Sur les frais irrépétibles,
Au terme de l'article 700 du code de procédure civile, le juge condamne la partie tenue aux dépens qui perd son procès à payer à l'autre partie la somme qu'il détermine au titre des frais exposés et non compris dans les dépens. Le juge tient compte de l'équité ou de la situation économique de la partie condamnée. Il peut même d'office, pour des raisons tirées des mêmes considérations, dire qu'il n'y a lieu à condamnation.

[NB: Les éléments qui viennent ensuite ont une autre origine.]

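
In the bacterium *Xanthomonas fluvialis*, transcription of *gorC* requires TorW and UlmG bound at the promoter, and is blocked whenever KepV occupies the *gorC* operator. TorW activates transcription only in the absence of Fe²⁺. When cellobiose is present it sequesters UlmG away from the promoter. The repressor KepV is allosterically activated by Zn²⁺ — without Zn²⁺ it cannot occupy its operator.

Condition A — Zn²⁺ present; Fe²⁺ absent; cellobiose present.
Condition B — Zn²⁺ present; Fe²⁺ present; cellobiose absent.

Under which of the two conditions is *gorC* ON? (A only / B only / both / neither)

Condition A:
Zn²⁺ is present, so KepV is active.
Fe²⁺ is absent, so TorW is active.
Cellobiose is present, so UlmG is inactive.
With repressor KepV bound, *gorC* is not transcribed.
→ *gorC* is OFF in A.
Condition B:
Zn²⁺ is present, so KepV is active.
Fe²⁺ is present, so TorW is inactive.
Cellobiose is absent, so UlmG is active.
With repressor KepV bound, *gorC* is not transcribed.
→ *gorC* is OFF in B.

neither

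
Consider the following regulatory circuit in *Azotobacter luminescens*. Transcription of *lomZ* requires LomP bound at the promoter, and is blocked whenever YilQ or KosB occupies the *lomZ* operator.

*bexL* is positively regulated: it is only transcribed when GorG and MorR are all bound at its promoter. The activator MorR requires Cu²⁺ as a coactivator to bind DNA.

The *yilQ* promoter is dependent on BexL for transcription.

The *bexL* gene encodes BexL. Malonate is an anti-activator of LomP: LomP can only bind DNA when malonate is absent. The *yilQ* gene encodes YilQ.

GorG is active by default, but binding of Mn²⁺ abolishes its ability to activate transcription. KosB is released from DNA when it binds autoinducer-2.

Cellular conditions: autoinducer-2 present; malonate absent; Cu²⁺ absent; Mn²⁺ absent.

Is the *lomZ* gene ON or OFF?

Malonate is absent, so LomP is active.
Mn²⁺ is absent, so GorG is active.
Cu²⁺ is absent, so MorR is inactive.
Required activator MorR is absent, so *bexL* is not transcribed.
So BexL is not produced.
Required activator BexL is absent, so *yilQ* is not transcribed.
So YilQ is not produced.
Autoinducer-2 is present, so KosB is inactive.
No repressor is bound and LomP is active, so *lomZ* is transcribed.

ON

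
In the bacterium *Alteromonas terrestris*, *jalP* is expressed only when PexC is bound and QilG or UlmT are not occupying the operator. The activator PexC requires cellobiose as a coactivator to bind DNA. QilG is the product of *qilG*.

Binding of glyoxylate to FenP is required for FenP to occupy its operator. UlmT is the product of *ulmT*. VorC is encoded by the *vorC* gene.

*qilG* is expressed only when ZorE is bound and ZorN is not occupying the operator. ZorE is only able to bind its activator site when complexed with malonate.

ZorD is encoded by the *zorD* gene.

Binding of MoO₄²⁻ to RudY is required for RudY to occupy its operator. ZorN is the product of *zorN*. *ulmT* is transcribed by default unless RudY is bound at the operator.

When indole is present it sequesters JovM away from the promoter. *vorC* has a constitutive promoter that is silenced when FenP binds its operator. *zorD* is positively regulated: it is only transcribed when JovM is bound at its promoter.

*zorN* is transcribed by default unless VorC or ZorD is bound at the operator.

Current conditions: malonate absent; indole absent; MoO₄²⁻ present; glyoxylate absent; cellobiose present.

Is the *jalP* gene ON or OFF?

Glyoxylate is absent, so FenP is inactive.
With no repressor bound, *vorC* is transcribed.
So VorC is produced and active.
Indole is absent, so JovM is active.
No repressor is bound and JovM is active, so *zorD* is transcribed.
So ZorD is produced and active.
With repressor VorC bound, *zorN* is not transcribed.
So ZorN is not produced.
Malonate is absent, so ZorE is inactive.
Required activator ZorE is absent, so *qilG* is not transcribed.
So QilG is not produced.
MoO₄²⁻ is present, so RudY is active.
With repressor RudY bound, *ulmT* is not transcribed.
So UlmT is not produced.
Cellobiose is present, so PexC is active.
No repressor is bound and PexC is active, so *jalP* is transcribed.

ON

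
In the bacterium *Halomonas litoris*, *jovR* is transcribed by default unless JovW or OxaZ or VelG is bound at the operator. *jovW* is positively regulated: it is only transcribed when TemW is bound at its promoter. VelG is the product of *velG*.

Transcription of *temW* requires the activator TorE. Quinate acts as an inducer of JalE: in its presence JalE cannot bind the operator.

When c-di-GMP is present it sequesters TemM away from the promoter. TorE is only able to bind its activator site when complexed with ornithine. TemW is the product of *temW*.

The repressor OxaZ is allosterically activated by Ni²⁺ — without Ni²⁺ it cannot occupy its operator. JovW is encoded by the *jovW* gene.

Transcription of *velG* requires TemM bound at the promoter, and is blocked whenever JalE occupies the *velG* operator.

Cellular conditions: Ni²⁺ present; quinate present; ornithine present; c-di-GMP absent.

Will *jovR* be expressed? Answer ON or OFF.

Ornithine is present, so TorE is active.
No repressor is bound and TorE is active, so *temW* is transcribed.
So TemW is produced and active.
No repressor is bound and TemW is active, so *jovW* is transcribed.
So JovW is produced and active.
Ni²⁺ is present, so OxaZ is active.
Quinate is present, so JalE is inactive.
c-di-GMP is absent, so TemM is active.
No repressor is bound and TemM is active, so *velG* is transcribed.
So VelG is produced and active.
With repressor JovW bound, *jovR* is not transcribed.

OFF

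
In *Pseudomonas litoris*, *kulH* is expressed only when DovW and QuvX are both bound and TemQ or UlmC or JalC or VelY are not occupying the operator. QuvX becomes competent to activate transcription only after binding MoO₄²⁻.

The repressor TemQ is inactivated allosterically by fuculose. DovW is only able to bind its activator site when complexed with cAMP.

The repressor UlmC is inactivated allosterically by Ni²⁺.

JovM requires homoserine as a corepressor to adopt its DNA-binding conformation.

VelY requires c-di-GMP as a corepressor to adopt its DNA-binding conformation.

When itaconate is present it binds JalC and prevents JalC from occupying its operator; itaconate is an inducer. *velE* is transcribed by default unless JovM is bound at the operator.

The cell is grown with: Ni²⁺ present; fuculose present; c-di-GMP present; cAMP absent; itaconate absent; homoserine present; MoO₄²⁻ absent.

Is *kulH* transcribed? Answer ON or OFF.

OFF

Fuculose is present, so TemQ is inactive.
cAMP is absent, so DovW is inactive.
Ni²⁺ is present, so UlmC is inactive.
MoO₄²⁻ is absent, so QuvX is inactive.
Itaconate is absent, so JalC is active.
c-di-GMP is present, so VelY is active.
With repressor JalC bound, *kulH* is not transcribed.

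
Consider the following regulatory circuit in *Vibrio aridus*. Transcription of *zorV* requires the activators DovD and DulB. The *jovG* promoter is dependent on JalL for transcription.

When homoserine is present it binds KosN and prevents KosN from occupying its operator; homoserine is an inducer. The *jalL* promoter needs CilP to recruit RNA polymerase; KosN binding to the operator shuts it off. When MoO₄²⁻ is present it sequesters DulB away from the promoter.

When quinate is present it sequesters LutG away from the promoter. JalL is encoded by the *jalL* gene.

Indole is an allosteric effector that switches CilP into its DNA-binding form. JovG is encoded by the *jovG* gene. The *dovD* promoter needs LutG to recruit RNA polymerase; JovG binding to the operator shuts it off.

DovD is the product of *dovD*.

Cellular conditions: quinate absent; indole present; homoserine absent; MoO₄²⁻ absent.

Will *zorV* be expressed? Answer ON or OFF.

ON

Indole is present, so CilP is active.
Homoserine is absent, so KosN is active.
With repressor KosN bound, *jalL* is not transcribed.
So JalL is not produced.
Required activator JalL is absent, so *jovG* is not transcribed.
So JovG is not produced.
Quinate is absent, so LutG is active.
No repressor is bound and LutG is active, so *dovD* is transcribed.
So DovD is produced and active.
MoO₄²⁻ is absent, so DulB is active.
No repressor is bound and DovD and DulB are active, so *zorV* is transcribed.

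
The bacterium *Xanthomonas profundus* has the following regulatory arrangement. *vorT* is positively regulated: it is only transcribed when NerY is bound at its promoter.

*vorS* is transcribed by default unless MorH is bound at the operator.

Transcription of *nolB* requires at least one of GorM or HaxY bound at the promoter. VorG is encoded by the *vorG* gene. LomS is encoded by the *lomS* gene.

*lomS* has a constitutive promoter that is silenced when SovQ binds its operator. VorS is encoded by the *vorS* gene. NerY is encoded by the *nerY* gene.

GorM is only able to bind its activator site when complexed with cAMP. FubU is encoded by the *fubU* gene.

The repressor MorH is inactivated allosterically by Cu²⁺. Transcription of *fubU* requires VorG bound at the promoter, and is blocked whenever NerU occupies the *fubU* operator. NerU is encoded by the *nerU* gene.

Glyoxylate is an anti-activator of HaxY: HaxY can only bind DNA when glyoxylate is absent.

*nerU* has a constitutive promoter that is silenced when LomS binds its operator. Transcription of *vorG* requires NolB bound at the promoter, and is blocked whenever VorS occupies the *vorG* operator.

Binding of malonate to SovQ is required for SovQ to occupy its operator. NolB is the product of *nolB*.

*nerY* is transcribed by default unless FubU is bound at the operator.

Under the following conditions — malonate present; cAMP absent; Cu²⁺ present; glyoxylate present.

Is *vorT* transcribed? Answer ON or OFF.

cAMP is absent, so GorM is inactive.
Glyoxylate is present, so HaxY is inactive.
No activator is available at the *nolB* promoter, so *nolB* is not transcribed.
So NolB is not produced.
Cu²⁺ is present, so MorH is inactive.
With no repressor bound, *vorS* is transcribed.
So VorS is produced and active.
With repressor VorS bound, *vorG* is not transcribed.
So VorG is not produced.
Malonate is present, so SovQ is active.
With repressor SovQ bound, *lomS* is not transcribed.
So LomS is not produced.
With no repressor bound, *nerU* is transcribed.
So NerU is produced and active.
With repressor NerU bound, *fubU* is not transcribed.
So FubU is not produced.
With no repressor bound, *nerY* is transcribed.
So NerY is produced and active.
No repressor is bound and NerY is active, so *vorT* is transcribed.

ON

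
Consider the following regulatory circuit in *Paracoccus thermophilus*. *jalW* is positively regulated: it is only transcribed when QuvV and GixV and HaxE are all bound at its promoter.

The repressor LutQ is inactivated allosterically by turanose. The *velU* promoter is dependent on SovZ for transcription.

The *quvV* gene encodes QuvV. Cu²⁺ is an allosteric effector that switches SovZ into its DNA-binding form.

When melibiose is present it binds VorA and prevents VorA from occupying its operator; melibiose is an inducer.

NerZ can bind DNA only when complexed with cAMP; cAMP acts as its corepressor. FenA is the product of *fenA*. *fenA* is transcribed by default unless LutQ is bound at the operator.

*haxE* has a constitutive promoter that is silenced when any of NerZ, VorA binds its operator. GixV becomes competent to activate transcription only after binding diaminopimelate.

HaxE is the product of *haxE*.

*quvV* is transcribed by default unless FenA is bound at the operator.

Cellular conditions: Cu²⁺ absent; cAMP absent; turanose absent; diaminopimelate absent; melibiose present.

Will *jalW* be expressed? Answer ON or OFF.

OFF

Turanose is absent, so LutQ is active.
With repressor LutQ bound, *fenA* is not transcribed.
So FenA is not produced.
With no repressor bound, *quvV* is transcribed.
So QuvV is produced and active.
Diaminopimelate is absent, so GixV is inactive.
cAMP is absent, so NerZ is inactive.
Melibiose is present, so VorA is inactive.
With no repressor bound, *haxE* is transcribed.
So HaxE is produced and active.
Required activator GixV is absent, so *jalW* is not transcribed.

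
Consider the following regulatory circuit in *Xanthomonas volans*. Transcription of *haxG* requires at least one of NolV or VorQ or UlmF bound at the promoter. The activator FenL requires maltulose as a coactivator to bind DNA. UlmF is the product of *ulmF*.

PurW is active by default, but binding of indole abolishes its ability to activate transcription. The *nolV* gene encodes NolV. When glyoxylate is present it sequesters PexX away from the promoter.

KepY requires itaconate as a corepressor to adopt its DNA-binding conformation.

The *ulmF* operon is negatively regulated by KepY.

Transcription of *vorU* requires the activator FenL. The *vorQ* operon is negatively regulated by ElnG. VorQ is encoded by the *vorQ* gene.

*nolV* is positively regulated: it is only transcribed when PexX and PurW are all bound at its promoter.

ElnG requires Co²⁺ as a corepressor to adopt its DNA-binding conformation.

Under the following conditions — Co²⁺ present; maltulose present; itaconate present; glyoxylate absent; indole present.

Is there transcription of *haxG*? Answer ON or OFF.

OFF

Glyoxylate is absent, so PexX is active.
Indole is present, so PurW is inactive.
Required activator PurW is absent, so *nolV* is not transcribed.
So NolV is not produced.
Co²⁺ is present, so ElnG is active.
With repressor ElnG bound, *vorQ* is not transcribed.
So VorQ is not produced.
Itaconate is present, so KepY is active.
With repressor KepY bound, *ulmF* is not transcribed.
So UlmF is not produced.
No activator is available at the *haxG* promoter, so *haxG* is not transcribed.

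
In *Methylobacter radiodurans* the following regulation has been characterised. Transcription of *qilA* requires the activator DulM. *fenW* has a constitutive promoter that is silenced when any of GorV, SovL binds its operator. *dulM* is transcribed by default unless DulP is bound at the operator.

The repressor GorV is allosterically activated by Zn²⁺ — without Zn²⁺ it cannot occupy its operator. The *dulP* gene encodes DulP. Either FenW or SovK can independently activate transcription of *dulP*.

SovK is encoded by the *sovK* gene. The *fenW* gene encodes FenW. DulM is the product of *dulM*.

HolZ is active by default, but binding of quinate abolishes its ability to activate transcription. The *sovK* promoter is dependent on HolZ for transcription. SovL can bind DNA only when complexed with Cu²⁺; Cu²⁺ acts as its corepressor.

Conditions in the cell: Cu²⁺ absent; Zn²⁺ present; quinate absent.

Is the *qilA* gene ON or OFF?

Zn²⁺ is present, so GorV is active.
Cu²⁺ is absent, so SovL is inactive.
With repressor GorV bound, *fenW* is not transcribed.
So FenW is not produced.
Quinate is absent, so HolZ is active.
No repressor is bound and HolZ is active, so *sovK* is transcribed.
So SovK is produced and active.
Activator SovK is present, so *dulP* is transcribed.
So DulP is produced and active.
With repressor DulP bound, *dulM* is not transcribed.
So DulM is not produced.
Required activator DulM is absent, so *qilA* is not transcribed.

OFF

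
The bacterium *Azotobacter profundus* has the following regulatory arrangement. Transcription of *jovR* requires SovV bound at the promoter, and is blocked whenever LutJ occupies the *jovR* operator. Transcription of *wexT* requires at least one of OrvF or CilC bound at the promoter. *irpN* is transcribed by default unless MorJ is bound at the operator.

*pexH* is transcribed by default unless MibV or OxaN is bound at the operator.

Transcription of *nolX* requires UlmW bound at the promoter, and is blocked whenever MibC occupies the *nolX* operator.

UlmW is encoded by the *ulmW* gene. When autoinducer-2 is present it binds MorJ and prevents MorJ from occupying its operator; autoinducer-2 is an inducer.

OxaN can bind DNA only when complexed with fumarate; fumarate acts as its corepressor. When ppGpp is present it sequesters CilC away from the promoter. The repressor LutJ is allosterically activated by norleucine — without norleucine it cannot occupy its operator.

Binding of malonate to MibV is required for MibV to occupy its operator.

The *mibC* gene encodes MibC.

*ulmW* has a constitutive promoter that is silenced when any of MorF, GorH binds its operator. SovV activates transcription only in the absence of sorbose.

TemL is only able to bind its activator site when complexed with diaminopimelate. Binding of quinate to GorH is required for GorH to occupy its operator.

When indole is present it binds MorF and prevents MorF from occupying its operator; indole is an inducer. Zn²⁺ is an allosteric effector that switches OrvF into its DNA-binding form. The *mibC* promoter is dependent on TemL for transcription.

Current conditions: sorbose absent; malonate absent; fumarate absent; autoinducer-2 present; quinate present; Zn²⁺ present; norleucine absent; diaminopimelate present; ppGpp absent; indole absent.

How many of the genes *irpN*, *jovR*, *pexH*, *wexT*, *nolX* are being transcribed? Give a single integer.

4

Autoinducer-2 is present, so MorJ is inactive.
With no repressor bound, *irpN* is transcribed.
→ *irpN* is ON.
Sorbose is absent, so SovV is active.
Norleucine is absent, so LutJ is inactive.
No repressor is bound and SovV is active, so *jovR* is transcribed.
→ *jovR* is ON.
Malonate is absent, so MibV is inactive.
Fumarate is absent, so OxaN is inactive.
With no repressor bound, *pexH* is transcribed.
→ *pexH* is ON.
Zn²⁺ is present, so OrvF is active.
ppGpp is absent, so CilC is active.
Activator OrvF is present, so *wexT* is transcribed.
→ *wexT* is ON.
Indole is absent, so MorF is active.
Quinate is present, so GorH is active.
With repressor MorF bound, *ulmW* is not transcribed.
So UlmW is not produced.
Diaminopimelate is present, so TemL is active.
No repressor is bound and TemL is active, so *mibC* is transcribed.
So MibC is produced and active.
With repressor MibC bound, *nolX* is not transcribed.
→ *nolX* is OFF.
4 of the 5 genes are transcribed.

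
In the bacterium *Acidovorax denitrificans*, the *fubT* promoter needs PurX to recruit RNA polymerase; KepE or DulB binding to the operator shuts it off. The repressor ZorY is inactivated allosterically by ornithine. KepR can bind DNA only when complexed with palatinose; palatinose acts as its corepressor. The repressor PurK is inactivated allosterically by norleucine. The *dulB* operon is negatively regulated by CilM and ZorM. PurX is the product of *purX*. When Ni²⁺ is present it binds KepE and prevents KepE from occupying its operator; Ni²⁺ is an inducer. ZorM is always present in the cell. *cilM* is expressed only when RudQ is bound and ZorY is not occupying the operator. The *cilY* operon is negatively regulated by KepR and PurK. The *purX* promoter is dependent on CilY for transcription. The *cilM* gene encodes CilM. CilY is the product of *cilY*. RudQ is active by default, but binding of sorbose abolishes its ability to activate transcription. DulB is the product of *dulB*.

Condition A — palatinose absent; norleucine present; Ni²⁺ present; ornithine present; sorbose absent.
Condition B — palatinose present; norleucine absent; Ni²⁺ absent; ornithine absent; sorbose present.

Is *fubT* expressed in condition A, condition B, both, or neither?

A only

Condition A:
Palatinose is absent, so KepR is inactive.
Norleucine is present, so PurK is inactive.
With no repressor bound, *cilY* is transcribed.
So CilY is produced and active.
No repressor is bound and CilY is active, so *purX* is transcribed.
So PurX is produced and active.
Ni²⁺ is present, so KepE is inactive.
Ornithine is present, so ZorY is inactive.
Sorbose is absent, so RudQ is active.
No repressor is bound and RudQ is active, so *cilM* is transcribed.
So CilM is produced and active.
ZorM is produced constitutively and is active.
With repressor CilM bound, *dulB* is not transcribed.
So DulB is not produced.
No repressor is bound and PurX is active, so *fubT* is transcribed.
→ *fubT* is ON in A.
Condition B:
Palatinose is present, so KepR is active.
Norleucine is absent, so PurK is active.
With repressor KepR bound, *cilY* is not transcribed.
So CilY is not produced.
Required activator CilY is absent, so *purX* is not transcribed.
So PurX is not produced.
Ni²⁺ is absent, so KepE is active.
Ornithine is absent, so ZorY is active.
Sorbose is present, so RudQ is inactive.
With repressor ZorY bound, *cilM* is not transcribed.
So CilM is not produced.
ZorM is produced constitutively and is active.
With repressor ZorM bound, *dulB* is not transcribed.
So DulB is not produced.
With repressor KepE bound, *fubT* is not transcribed.
→ *fubT* is OFF in B.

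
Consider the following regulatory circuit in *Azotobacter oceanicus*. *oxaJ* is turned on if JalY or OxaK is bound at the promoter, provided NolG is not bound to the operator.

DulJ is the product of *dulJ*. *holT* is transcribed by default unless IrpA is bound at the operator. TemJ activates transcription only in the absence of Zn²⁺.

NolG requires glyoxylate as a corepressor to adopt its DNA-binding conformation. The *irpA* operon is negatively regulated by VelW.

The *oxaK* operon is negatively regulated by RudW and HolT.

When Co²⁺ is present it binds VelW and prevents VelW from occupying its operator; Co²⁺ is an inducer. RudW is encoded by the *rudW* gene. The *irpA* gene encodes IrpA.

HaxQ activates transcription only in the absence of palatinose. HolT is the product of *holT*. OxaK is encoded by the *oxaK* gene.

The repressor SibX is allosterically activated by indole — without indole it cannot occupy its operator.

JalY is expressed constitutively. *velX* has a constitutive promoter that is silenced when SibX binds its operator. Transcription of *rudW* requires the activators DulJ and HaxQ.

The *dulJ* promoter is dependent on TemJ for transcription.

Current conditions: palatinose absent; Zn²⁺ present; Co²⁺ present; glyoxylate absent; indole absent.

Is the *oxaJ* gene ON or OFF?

ON

JalY is produced constitutively and is active.
Zn²⁺ is present, so TemJ is inactive.
Required activator TemJ is absent, so *dulJ* is not transcribed.
So DulJ is not produced.
Palatinose is absent, so HaxQ is active.
Required activator DulJ is absent, so *rudW* is not transcribed.
So RudW is not produced.
Co²⁺ is present, so VelW is inactive.
With no repressor bound, *irpA* is transcribed.
So IrpA is produced and active.
With repressor IrpA bound, *holT* is not transcribed.
So HolT is not produced.
With no repressor bound, *oxaK* is transcribed.
So OxaK is produced and active.
Glyoxylate is absent, so NolG is inactive.
Activator JalY is present, so *oxaJ* is transcribed.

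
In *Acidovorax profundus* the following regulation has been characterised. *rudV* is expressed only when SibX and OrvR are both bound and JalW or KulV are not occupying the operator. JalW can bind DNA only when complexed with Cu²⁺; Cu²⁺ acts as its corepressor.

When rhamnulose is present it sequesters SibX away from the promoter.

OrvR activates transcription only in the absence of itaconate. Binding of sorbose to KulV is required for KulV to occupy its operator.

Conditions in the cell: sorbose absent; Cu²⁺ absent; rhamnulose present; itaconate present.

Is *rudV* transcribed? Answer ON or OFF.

OFF

Cu²⁺ is absent, so JalW is inactive.
Sorbose is absent, so KulV is inactive.
Rhamnulose is present, so SibX is inactive.
Itaconate is present, so OrvR is inactive.
Required activator SibX is absent, so *rudV* is not transcribed.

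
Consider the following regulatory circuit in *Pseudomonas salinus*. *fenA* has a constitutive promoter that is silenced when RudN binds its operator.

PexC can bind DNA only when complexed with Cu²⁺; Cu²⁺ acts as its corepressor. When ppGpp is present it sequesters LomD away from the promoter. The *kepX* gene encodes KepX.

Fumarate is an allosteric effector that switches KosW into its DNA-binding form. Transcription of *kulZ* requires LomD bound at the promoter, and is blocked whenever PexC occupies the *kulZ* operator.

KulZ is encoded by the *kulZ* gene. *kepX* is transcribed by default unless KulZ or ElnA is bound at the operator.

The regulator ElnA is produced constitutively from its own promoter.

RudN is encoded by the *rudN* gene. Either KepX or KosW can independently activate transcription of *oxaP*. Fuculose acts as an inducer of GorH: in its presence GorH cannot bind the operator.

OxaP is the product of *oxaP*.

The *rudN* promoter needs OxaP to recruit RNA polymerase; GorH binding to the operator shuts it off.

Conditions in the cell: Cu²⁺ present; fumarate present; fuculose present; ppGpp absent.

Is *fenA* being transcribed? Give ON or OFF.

Cu²⁺ is present, so PexC is active.
ppGpp is absent, so LomD is active.
With repressor PexC bound, *kulZ* is not transcribed.
So KulZ is not produced.
ElnA is produced constitutively and is active.
With repressor ElnA bound, *kepX* is not transcribed.
So KepX is not produced.
Fumarate is present, so KosW is active.
Activator KosW is present, so *oxaP* is transcribed.
So OxaP is produced and active.
Fuculose is present, so GorH is inactive.
No repressor is bound and OxaP is active, so *rudN* is transcribed.
So RudN is produced and active.
With repressor RudN bound, *fenA* is not transcribed.

OFF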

L'équité commande de condamner Madame [S] [Z] à verser une somme de 150,00 euros au titre des frais irrépétibles que le demandeur a pu exposer pour la présente procédure.
PAR CES MOTIFS
Nous, Meggan DELACROIX-ROHART, Juge chargé des contentieux de la protection statuant en qualité de juge des référés, assistée de Béatrice OGIER, greffière, statuant publiquement, par ordonnance de référé contradictoire rendue en premier ressort,
Au principal, RENVOYONS les parties à se pourvoir ainsi qu'elles aviseront mais, dès à présent et par provision,
DECLARONS recevable la demande de résiliation formée par la SCI LA COLINE concernant le local à usage d'habitation situé [Adresse 1] à [Localité 2], loué par Madame [S] [Z] suivant contrat de bail du 17 novembre 2017,
CONSTATONS que les conditions d’acquisition de la clause résolutoire figurant au bail conclu le 17 novembre 2017 entre la SCI LA COLINE et Madame [S] [Z] concernant le logement à usage d’habitation situé [Adresse 1] à [Localité 2] sont réunies à la date du 04 mars 2024,
CONSTATONS la résiliation de plein droit du contrat de bail précité à compter du 04 mars 2024,
CONDAMNONS à titre provisionnel Madame [S] [Z] à payer à la SCI LA COLINE, la somme de 1 886,24 euros au titre des loyers et charges impayés (1496,94 euros au titre des loyers impayés et 389,30 euros au titre des charges récupérables par le bailleur), arrêtée au 05 août 2024,
DISONS que Madame [S] [Z] pourra se libérer de ladite somme par 18 mensualités de 100,00 euros payables jusqu'à apurement de la dette, en plus du loyer et des charges courantes, et en même que lui, et une 19ème mensualité correspondant aux sommes restantes dues,
DISONS qu'à défaut de paiement d'une seule déchéance ou du loyer courant à sa date d'exigibilité et quinze jours après mise en demeure restée infructueuse la totalité de la somme restante due sera immédiatement exigible,
CONSTATONS que Madame [S] [Z] est occupante sans droit ni titre des lieux depuis le 05 mars 2024,
ACCORDONS à Madame [S] [Z], un délai de 12 mois pour quitter les lieux situés [Adresse 1] à [Localité 2] qu’elle occupe sans droit ni titre,
A l’issue du délai de 12 mois précité, AUTORISONS l'expulsion de Madame [S] [Z] et de tous occupants de son chef des locaux précités, et DISONS qu'à défaut de départ volontaire, Madame [S] [Z] pourra être contrainte à l'expulsion avec, si besoin est, l'assistance de la force publique à la suite du délai qui lui a été accordé de douze mois suivant la notification de la présente décision,
DISONS qu'en cas d'expulsion il sera procédé en tant que de besoin à l'enlèvement des meubles et objets mobiliers se trouvant dans les lieux, dont le sort sera régi conformément aux dispositions des articles L. 433-1 et L. 433-2 du code des procédures civiles d’exécution,
FIXONS l'indemnité d'occupation mensuelle à la somme de 814,50 euros,
CONDAMNONS à titre provisionnel preneur à régler à loueur une indemnité d'occupation de 814,50 euros par mois charges comprises, somme due à compter du 05 août 2024 et jusqu’à la libération définitive et effective des lieux par restitution des clés,
DISONS que cette somme sera indexée et révisée conformément aux stipulations contractuelles,
DISONS que la présente ordonnance sera transmise aux services de la Préfecture de Vaucluse,
CONDAMNONS Madame [S] [Z] à régler à la SCI LA COLINE la somme de 150,00 euros aux titres des frais irrépétibles,
CONDAMNONS Madame [S] [Z] aux entiers dépens comprenant le coût des deux commandements de payer des 11 octobre 2021 et 04 janvier 2024,
RAPPELONS que la présente décision bénéfice de l'exécution provisoire,
Ainsi ordonné et mis à disposition du public par le greffe, en application des dispositions de l'article 450 alinéa 2 du code de procédure civile, le 24 septembre 2024.